Can CUDA properly handle pure virtual classes?

In my program, I have a base class called “Geometry” which contains some pure virtual functions in it and one implementation of the class called “Sphere.” Whenever I run my program, the kernel never completes because “an illegal memory access was encountered.” Stepping through with the CUDA debugger, I’ve found that the crashing occurs when I call the pure virtual functions (accessed through a Geometry pointer). Is this because CUDA cannot properly handle vtables and is attempting to call a null function?

EDIT : The pointer to my sphere on the GPU shouldn’t be bad because I verified that it was copied correctly. However, whenever I add the Geometry pointer to the watch window in the debugger the following error message is shown: “Condition(false) in method: Nvda.CppExpressions.FrontEnd.TypeNodeConvertSymbolicsNodeToTypeChain(Nvda.Symbolics.ISymbolicsNode) device const _ZN3rex8GeometryE* device”. This is what is causing me to believe it is a problem with the pure virtual function call.

Are you creating these objects on the host and copying them to the device?

If so you may be running into this:

"It is not allowed to pass as an argument to a global function an object of a class with virtual functions. "

The reason is that if you instantiate the object on the host, then the virtual function table gets populated with host pointers. When you copy this object to the device, these host-pointers become meaningless.
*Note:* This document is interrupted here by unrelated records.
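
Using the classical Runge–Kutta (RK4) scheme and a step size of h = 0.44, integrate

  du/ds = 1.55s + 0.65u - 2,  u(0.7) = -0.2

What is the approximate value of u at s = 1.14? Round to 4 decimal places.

RK4: k1 = f(s_n, u_n); k2 = f(s_n + h/2, u_n + (h/2)·k1); k3 = f(s_n + h/2, u_n + (h/2)·k2); k4 = f(s_n + h, u_n + h·k3); u_{n+1} = u_n + (h/6)·(k1 + 2k2 + 2k3 + k4).
s=0.700000, u=-0.200000:
  k1 = f(0.700000, -0.200000) = -1.045000
  k2 = f(0.920000, -0.429900) = -0.853435
  k3 = f(0.920000, -0.387756) = -0.826041
  k4 = f(1.140000, -0.563458) = -0.599248
  u ← -0.200000 + (0.44/6)·(k1 + 2k2 + 2k3 + k4) = -0.566901
u(1.14) ≈ -0.5669

-0.5669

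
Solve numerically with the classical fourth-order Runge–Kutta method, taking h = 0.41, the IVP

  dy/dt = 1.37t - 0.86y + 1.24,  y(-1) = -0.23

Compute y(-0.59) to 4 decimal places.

-0.1038

RK4: k1 = f(t_n, y_n); k2 = f(t_n + h/2, y_n + (h/2)·k1); k3 = f(t_n + h/2, y_n + (h/2)·k2); k4 = f(t_n + h, y_n + h·k3); y_{n+1} = y_n + (h/6)·(k1 + 2k2 + 2k3 + k4).
t=-1.000000, y=-0.230000:
  k1 = f(-1.000000, -0.230000) = 0.067800
  k2 = f(-0.795000, -0.216101) = 0.336697
  k3 = f(-0.795000, -0.160977) = 0.289290
  k4 = f(-0.590000, -0.111391) = 0.527496
  y ← -0.230000 + (0.41/6)·(k1 + 2k2 + 2k3 + k4) = -0.103770
y(-0.59) ≈ -0.1038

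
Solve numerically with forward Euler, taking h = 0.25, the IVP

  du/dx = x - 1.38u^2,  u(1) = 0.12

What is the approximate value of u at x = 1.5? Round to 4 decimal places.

0.6316

Euler: u_{n+1} = u_n + h·f(x_n, u_n).
x=1.000000, u=0.120000: f=0.980128 → u ← 0.120000 + 0.25·0.980128 = 0.365032
x=1.250000, u=0.365032: f=1.066117 → u ← 0.365032 + 0.25·1.066117 = 0.631561
u(1.5) ≈ 0.6316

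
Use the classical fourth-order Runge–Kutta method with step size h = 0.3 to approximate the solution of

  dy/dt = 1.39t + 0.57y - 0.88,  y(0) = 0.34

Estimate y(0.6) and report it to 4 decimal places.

0.1304

RK4: k1 = f(t_n, y_n); k2 = f(t_n + h/2, y_n + (h/2)·k1); k3 = f(t_n + h/2, y_n + (h/2)·k2); k4 = f(t_n + h, y_n + h·k3); y_{n+1} = y_n + (h/6)·(k1 + 2k2 + 2k3 + k4).
t=0.000000, y=0.340000:
  k1 = f(0.000000, 0.340000) = -0.686200
  k2 = f(0.150000, 0.237070) = -0.536370
  k3 = f(0.150000, 0.259544) = -0.523560
  k4 = f(0.300000, 0.182932) = -0.358729
  y ← 0.340000 + (0.3/6)·(k1 + 2k2 + 2k3 + k4) = 0.181761
t=0.300000, y=0.181761:
  k1 = f(0.300000, 0.181761) = -0.359396
  k2 = f(0.450000, 0.127851) = -0.181625
  k3 = f(0.450000, 0.154517) = -0.166425
  k4 = f(0.600000, 0.131833) = 0.029145
  y ← 0.181761 + (0.3/6)·(k1 + 2k2 + 2k3 + k4) = 0.130443
y(0.6) ≈ 0.1304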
Just speculating. A more definitive answer might be possible if you show a simple, complete test-case/example.

If you create the objects on the device (you can still configure and populate the objects with data passed from the host) then virtual functions (and polymorphism) should not be a problem.

Yup, that’s exactly what I’m doing. I knew that I was copying the host vtable pointer, but I completely overlooked that the pointers in the table would be pointing to things in completely separate address spaces. Thank you!

I have done that in the past and found it to be very slow compared to a less elegant switch case and union structures for my situation. That was back on Fermi, so perhaps things got better since then.

I changed all of my virtual code to run only on the device and made an initialization kernel and then everything worked. It was a slight pain to do it, but it all works.